You don’t know that Brittany plays the dead girl until the very last sequence of the movie. You don’t even see her until the end due to the script’s unique story structure.

The story opens with the story of the very odd homebody girl who finds the dead girl and dates some creepy local guy who is intrigued by what she found. Then we cut to various other people who have something to do with the dead girl: the coroner who thinks it is her long lost missing sister, the murderer’s wife, the prostitute friend of the dead girl, the long lost mother, the dead girl’s daughter, the murderer, and so on. Each person has his or her own personal relationship with the dead girl that takes place within their own tale.

It is a fantastic script, twisted, and dark.

I don’t think you can have a runaway blockbuster movie hit with this type of writing structure because it is too disjointed for most people to enjoy, but it is a good study for you to open your mind to other possible story structures.

The Dead Girl is written and directed by Karen Moncrieff and has an all star cast: Giovanni Ribisi, Rose Byrne, James Franco, Mary Steenburgen, Toni Collette, Marcia Gay Harden, Josh BrolinKerry Washington and more.

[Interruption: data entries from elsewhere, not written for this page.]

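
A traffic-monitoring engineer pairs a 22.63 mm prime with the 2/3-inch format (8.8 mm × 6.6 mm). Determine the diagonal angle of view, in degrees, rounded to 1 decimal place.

27.3°

Sensor diagonal = √(8.8² + 6.6²) = √121.0000 ≈ 11.0000 mm.
Angle of view α = 2·arctan(d/2f) with d = 11.0000 mm and f = 22.63 mm.
d/2f = 0.24304; arctan(0.24304) ≈ 13.6603°, so α ≈ 27.3206°.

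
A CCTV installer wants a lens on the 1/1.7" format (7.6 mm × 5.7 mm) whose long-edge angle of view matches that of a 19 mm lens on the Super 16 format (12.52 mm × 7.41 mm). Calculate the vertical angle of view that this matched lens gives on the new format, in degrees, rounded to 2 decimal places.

Equal long-edge AOV ⇒ f₂ = f₁ · 7.6/12.52 = 19 × 0.60703 ≈ 11.5335 mm.
Vertical AOV on the new format = 2·arctan(5.7 / (2 × 11.5335)) = 2·arctan(0.24711) ≈ 27.7601°.

27.76°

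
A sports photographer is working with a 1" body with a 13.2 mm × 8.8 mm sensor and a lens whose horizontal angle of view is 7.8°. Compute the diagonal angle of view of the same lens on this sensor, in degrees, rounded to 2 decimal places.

9.37°

From the horizontal AOV: f = 13.2 / (2·tan(3.9°)) = 13.2 / 0.13635 ≈ 96.8123 mm.
Sensor diagonal = √(13.2² + 8.8²) = √251.6800 ≈ 15.8644 mm.
Diagonal AOV = 2·arctan(15.8644 / (2 × 96.8123)) = 2·arctan(0.08193) ≈ 9.3680°.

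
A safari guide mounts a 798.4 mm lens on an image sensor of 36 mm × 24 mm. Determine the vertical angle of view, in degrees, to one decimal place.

1.7°

Angle of view α = 2·arctan(h/2f) with h = 24 mm and f = 798.4 mm.
h/2f = 0.01503; arctan(0.01503) ≈ 0.8611°, so α ≈ 1.7222°.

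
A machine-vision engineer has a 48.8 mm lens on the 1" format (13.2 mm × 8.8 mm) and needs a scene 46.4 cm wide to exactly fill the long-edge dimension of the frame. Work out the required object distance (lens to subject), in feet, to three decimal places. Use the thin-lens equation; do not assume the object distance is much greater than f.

5.788 ft

W: 46.4 cm = 464 mm.
Magnification m = w/W = dᵢ/dₒ; combined with 1/f = 1/dₒ + 1/dᵢ this gives dₒ = f·(1 + W/w).
dₒ = 48.8 mm × (1 + 464/13.2) = 48.8 × 36.1515 ≈ 1764.194 mm = 1764.194/304.8 ft = 5.78804 ft.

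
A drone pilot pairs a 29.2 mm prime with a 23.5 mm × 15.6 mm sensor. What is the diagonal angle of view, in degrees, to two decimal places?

51.56°

Sensor diagonal = √(23.5² + 15.6²) = √795.6100 ≈ 28.2066 mm.
Angle of view α = 2·arctan(d/2f) with d = 28.2066 mm and f = 29.2 mm.
d/2f = 0.48299; arctan(0.48299) ≈ 25.7800°, so α ≈ 51.5601°.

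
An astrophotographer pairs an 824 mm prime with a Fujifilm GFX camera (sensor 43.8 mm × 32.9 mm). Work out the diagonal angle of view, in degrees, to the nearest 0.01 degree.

3.81°

Sensor diagonal = √(43.8² + 32.9²) = √3000.8500 ≈ 54.7800 mm.
Angle of view α = 2·arctan(d/2f) with d = 54.7800 mm and f = 824 mm.
d/2f = 0.03324; arctan(0.03324) ≈ 1.9038°, so α ≈ 3.8077°.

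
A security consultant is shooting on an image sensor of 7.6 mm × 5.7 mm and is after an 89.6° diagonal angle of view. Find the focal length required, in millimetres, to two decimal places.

4.78 mm

Sensor diagonal = √(7.6² + 5.7²) = √90.2500 ≈ 9.5000 mm.
From α = 2·arctan(d/2f) we get f = d / (2·tan(α/2)).
With d = 9.5000 mm and α/2 = 44.8°, tan(α/2) ≈ 0.99304, so f ≈ 9.5000 / 1.98609 ≈ 4.7833 mm.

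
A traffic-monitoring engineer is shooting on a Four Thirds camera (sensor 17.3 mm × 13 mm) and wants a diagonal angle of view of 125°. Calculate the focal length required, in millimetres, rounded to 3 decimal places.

5.633 mm

Sensor diagonal = √(17.3² + 13²) = √468.2900 ≈ 21.6400 mm.
From α = 2·arctan(d/2f) we get f = d / (2·tan(α/2)).
With d = 21.6400 mm and α/2 = 62.5°, tan(α/2) ≈ 1.92098, so f ≈ 21.6400 / 3.84196 ≈ 5.6325 mm.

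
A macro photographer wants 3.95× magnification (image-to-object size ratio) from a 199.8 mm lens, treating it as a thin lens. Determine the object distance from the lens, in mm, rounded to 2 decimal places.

With m = dᵢ/dₒ and 1/f = 1/dₒ + 1/dᵢ, substituting dᵢ = m·dₒ gives 1/f = (1 + 1/m)/dₒ, hence dₒ = f·(1 + 1/m).
dₒ = 199.8 × (1 + 1/3.95) = 199.8 × 1.25316 ≈ 250.382 mm.

250.38 mm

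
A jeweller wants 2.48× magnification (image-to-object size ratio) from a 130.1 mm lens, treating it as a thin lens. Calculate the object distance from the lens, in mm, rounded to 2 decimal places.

With m = dᵢ/dₒ and 1/f = 1/dₒ + 1/dᵢ, substituting dᵢ = m·dₒ gives 1/f = (1 + 1/m)/dₒ, hence dₒ = f·(1 + 1/m).
dₒ = 130.1 × (1 + 1/2.48) = 130.1 × 1.40323 ≈ 182.560 mm.

182.56 mm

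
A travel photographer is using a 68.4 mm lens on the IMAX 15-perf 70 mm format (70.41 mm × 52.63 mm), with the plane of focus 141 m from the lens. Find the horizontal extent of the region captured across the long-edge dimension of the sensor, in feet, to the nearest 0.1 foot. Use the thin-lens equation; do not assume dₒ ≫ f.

dₒ: 141 m = 141000 mm.
Similar triangles through the lens centre give W/dₒ = w/dᵢ; with 1/f = 1/dₒ + 1/dᵢ this gives W = w·(dₒ − f)/f.
W = 70.41 mm × (141000 − 68.4) / 68.4 = 70.41 × 2060.4035 ≈ 145073.011 mm = 145073.011/304.8 ft = 475.961 ft.

476.0 ft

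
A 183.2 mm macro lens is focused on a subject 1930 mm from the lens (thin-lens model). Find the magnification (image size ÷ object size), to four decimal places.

0.1049×

Thin lens: 1/f = 1/dₒ + 1/dᵢ → 1/dᵢ = 1/183.2 − 1/1930 = 0.0049404 mm⁻¹, so dᵢ ≈ 202.4136 mm.
Magnification m = dᵢ/dₒ = 202.4136/1930 ≈ 0.10488.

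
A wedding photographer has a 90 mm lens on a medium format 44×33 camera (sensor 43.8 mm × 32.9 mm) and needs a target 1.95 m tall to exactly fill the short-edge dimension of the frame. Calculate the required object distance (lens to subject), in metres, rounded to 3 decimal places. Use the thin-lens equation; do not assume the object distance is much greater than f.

W: 1.95 m = 1950 mm.
Magnification m = h/W = dᵢ/dₒ; combined with 1/f = 1/dₒ + 1/dᵢ this gives dₒ = f·(1 + W/h).
dₒ = 90 mm × (1 + 1950/32.9) = 90 × 60.2705 ≈ 5424.347 mm = 5.42435 m.

5.424 m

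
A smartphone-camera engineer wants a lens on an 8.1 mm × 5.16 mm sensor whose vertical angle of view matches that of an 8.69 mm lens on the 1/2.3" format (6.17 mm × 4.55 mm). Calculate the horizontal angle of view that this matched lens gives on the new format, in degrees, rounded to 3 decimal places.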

The Dead Girl is not a horror movie, as the title may suggest, it is a murder mystery drama that takes you on a psychological journey through the emotions and effects of death and murder on people.

Why is The Dead Girl not a blockbuster?

  • There is no singular hero to follow and the story structure is broken up into fragmented vignettes.

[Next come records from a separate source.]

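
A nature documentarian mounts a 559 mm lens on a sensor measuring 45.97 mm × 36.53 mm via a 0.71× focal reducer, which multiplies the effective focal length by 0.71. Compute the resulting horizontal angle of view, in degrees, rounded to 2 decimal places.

Effective focal length f = 559 × 0.71 = 396.89 mm.
α = 2·arctan(45.97 / (2 × 396.89)) = 2·arctan(0.05791) ≈ 6.6289°.

6.63°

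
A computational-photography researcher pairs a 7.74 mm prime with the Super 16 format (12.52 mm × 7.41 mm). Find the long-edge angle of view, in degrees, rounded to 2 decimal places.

Angle of view α = 2·arctan(w/2f) with w = 12.52 mm and f = 7.74 mm.
w/2f = 0.80879; arctan(0.80879) ≈ 38.9654°, so α ≈ 77.9309°.

77.93°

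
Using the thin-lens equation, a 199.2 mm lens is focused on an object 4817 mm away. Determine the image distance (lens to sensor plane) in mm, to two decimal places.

1/dᵢ = 1/f − 1/dₒ = 1/199.2 − 1/4817 = 0.0048125 mm⁻¹.
dᵢ = 1/0.0048125 ≈ 207.7930 mm.

207.79 mm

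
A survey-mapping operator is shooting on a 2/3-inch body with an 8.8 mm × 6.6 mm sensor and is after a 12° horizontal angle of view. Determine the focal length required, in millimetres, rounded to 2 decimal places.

From α = 2·arctan(w/2f) we get f = w / (2·tan(α/2)).
With w = 8.8 mm and α/2 = 6°, tan(α/2) ≈ 0.10510, so f ≈ 8.8 / 0.21021 ≈ 41.8632 mm.

41.86 mm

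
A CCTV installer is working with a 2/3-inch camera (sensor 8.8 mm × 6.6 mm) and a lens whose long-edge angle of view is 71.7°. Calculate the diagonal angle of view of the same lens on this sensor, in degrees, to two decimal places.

From the long-edge AOV: f = 8.8 / (2·tan(35.85°)) = 8.8 / 1.44510 ≈ 6.0895 mm.
Sensor diagonal = √(8.8² + 6.6²) = √121.0000 ≈ 11.0000 mm.
Diagonal AOV = 2·arctan(11.0000 / (2 × 6.0895)) = 2·arctan(0.90319) ≈ 84.1759°.

84.18°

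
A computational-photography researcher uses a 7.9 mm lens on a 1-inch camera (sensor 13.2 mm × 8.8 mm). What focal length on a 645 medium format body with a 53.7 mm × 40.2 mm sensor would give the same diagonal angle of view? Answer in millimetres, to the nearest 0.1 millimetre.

33.4 mm

Sensor diagonal = √(13.2² + 8.8²) = √251.6800 ≈ 15.8644 mm.
Sensor diagonal = √(53.7² + 40.2²) = √4499.7300 ≈ 67.0800 mm.
Equal angle of view means equal diagonal/f ratio, so f₂ = f₁ · (diagonal₂/diagonal₁) = 7.9 × 67.0800/15.8644.
f₂ = 7.9 × 4.22833 ≈ 33.404 mm.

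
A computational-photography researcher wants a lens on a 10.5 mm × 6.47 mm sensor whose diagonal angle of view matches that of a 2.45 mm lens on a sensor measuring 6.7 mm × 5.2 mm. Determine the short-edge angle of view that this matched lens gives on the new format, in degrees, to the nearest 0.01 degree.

84.48°

Sensor diagonal = √(6.7² + 5.2²) = √71.9300 ≈ 8.4812 mm.
Sensor diagonal = √(10.5² + 6.47²) = √152.1109 ≈ 12.3333 mm.
Equal diagonal AOV ⇒ f₂ = f₁ · 12.3333/8.4812 = 2.45 × 1.45420 ≈ 3.5628 mm.
Short-edge AOV on the new format = 2·arctan(6.47 / (2 × 3.5628)) = 2·arctan(0.90799) ≈ 84.4785°.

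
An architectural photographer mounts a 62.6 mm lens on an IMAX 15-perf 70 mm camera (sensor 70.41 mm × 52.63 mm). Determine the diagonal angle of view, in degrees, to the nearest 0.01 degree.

Sensor diagonal = √(70.41² + 52.63²) = √7727.4850 ≈ 87.9061 mm.
Angle of view α = 2·arctan(d/2f) with d = 87.9061 mm and f = 62.6 mm.
d/2f = 0.70213; arctan(0.70213) ≈ 35.0737°, so α ≈ 70.1473°.

70.15°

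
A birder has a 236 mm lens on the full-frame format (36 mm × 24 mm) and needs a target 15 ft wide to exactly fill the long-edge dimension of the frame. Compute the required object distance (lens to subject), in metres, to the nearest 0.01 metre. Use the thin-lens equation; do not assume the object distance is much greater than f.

30.21 m

W: 15 ft × 304.8 mm/ft = 4572.00 mm.
Magnification m = w/W = dᵢ/dₒ; combined with 1/f = 1/dₒ + 1/dᵢ this gives dₒ = f·(1 + W/w).
dₒ = 236 mm × (1 + 4572/36) = 236 × 128.0000 ≈ 30207.999 mm = 30.208 m.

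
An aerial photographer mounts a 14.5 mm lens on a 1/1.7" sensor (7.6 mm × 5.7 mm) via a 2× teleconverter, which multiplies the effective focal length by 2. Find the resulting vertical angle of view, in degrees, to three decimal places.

Effective focal length f = 14.5 × 2 = 29 mm.
α = 2·arctan(5.7 / (2 × 29)) = 2·arctan(0.09828) ≈ 11.2255°.

11.226°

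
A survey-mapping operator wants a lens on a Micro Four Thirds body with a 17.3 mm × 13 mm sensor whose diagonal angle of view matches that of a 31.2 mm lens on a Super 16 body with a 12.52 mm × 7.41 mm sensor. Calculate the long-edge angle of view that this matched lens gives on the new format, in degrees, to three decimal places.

21.116°

Sensor diagonal = √(12.52² + 7.41²) = √211.6585 ≈ 14.5485 mm.
Sensor diagonal = √(17.3² + 13²) = √468.2900 ≈ 21.6400 mm.
Equal diagonal AOV ⇒ f₂ = f₁ · 21.6400/14.5485 = 31.2 × 1.48744 ≈ 46.4081 mm.
Long-edge AOV on the new format = 2·arctan(17.3 / (2 × 46.4081)) = 2·arctan(0.18639) ≈ 21.1164°.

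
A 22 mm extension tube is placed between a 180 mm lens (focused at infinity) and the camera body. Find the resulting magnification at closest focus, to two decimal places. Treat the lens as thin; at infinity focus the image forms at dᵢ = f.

The tube moves the image plane from f to f + e, so dᵢ = 180 + 22 = 202 mm. Focus is achieved when 1/f = 1/dₒ + 1/dᵢ, giving dₒ = 1/(1/f − 1/(f+e)).
Magnification m = dᵢ/dₒ = (f+e)·(1/f − 1/(f+e)) = e/f = 22/180 ≈ 0.1222.

0.12×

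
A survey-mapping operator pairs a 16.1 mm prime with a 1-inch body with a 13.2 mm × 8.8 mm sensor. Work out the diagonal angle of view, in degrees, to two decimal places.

Sensor diagonal = √(13.2² + 8.8²) = √251.6800 ≈ 15.8644 mm.
Angle of view α = 2·arctan(d/2f) with d = 15.8644 mm and f = 16.1 mm.
d/2f = 0.49268; arctan(0.49268) ≈ 26.2287°, so α ≈ 52.4575°.

52.46°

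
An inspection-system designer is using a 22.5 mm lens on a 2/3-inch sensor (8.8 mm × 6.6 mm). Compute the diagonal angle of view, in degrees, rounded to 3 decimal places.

Sensor diagonal = √(8.8² + 6.6²) = √121.0000 ≈ 11.0000 mm.
Angle of view α = 2·arctan(d/2f) with d = 11.0000 mm and f = 22.5 mm.
d/2f = 0.24444; arctan(0.24444) ≈ 13.7363°, so α ≈ 27.4725°.

27.473°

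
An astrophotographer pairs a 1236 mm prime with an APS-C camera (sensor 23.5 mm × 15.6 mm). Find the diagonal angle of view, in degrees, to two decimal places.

1.31°

Sensor diagonal = √(23.5² + 15.6²) = √795.6100 ≈ 28.2066 mm.
Angle of view α = 2·arctan(d/2f) with d = 28.2066 mm and f = 1236 mm.
d/2f = 0.01141; arctan(0.01141) ≈ 0.6537°, so α ≈ 1.3075°.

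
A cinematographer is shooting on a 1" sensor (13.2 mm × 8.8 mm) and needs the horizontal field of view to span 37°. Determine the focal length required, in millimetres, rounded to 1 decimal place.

From α = 2·arctan(w/2f) we get f = w / (2·tan(α/2)).
With w = 13.2 mm and α/2 = 18.5°, tan(α/2) ≈ 0.33460, so f ≈ 13.2 / 0.66919 ≈ 19.7253 mm.

19.7 mm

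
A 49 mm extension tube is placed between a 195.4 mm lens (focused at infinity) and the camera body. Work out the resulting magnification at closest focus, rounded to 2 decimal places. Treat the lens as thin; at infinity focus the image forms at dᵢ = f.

0.25×

The tube moves the image plane from f to f + e, so dᵢ = 195.4 + 49 = 244.4 mm. Focus is achieved when 1/f = 1/dₒ + 1/dᵢ, giving dₒ = 1/(1/f − 1/(f+e)).
Magnification m = dᵢ/dₒ = (f+e)·(1/f − 1/(f+e)) = e/f = 49/195.4 ≈ 0.2508.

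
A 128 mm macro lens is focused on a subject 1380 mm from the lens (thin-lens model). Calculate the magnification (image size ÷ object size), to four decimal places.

Thin lens: 1/f = 1/dₒ + 1/dᵢ → 1/dᵢ = 1/128 − 1/1380 = 0.0070879 mm⁻¹, so dᵢ ≈ 141.0863 mm.
Magnification m = dᵢ/dₒ = 141.0863/1380 ≈ 0.10224.

0.1022×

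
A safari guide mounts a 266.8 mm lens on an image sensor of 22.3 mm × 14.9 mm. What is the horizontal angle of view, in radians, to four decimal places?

0.0835 rad

Angle of view α = 2·arctan(w/2f) with w = 22.3 mm and f = 266.8 mm.
w/2f = 0.04179; arctan(0.04179) ≈ 0.0418 rad, so α ≈ 0.0835 rad.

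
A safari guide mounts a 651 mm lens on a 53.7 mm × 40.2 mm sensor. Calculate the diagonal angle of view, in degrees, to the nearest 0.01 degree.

Sensor diagonal = √(53.7² + 40.2²) = √4499.7300 ≈ 67.0800 mm.
Angle of view α = 2·arctan(d/2f) with d = 67.0800 mm and f = 651 mm.
d/2f = 0.05152; arctan(0.05152) ≈ 2.9493°, so α ≈ 5.8986°.

5.90°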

What all of these movies have in common is that they are not classic Hollywood writing styles and they do not immediately jump off the shelves to most people. It is hard to market them because they are different from the norm and what you expect; they don’t easily fit into one genre category.

My movie examples above are not “high concept” films.

High concept films, you can sum up in one word or one sentence, like: Titanic or Snakes on a Plane or Armageddon, the title says it all. With blockbusters like these, you know what you are going to get, you can expect to have a hero, some background history, and closure at the end of the film.

With the films I have highlighted in this post, the titles are just one portion of the unexpected things you will experience.

It is good to watch movies like these to understand and recognize the difference between blockbusters and the financially less successful films. Pay attention to story structure, topics, and dialog; how you choose to tell your story determines the financial success of it.

The further away you get from basic story-telling structure, one genre, and appeasing the masses with a widely accepted humor, the less money you can expect to make.

Every now and then, there is someone who breaks the mold, like Tarantino, but Tarantino is extremely well studied in movies, he purposefully and intelligently plays with genres, humor, and he always has a hero.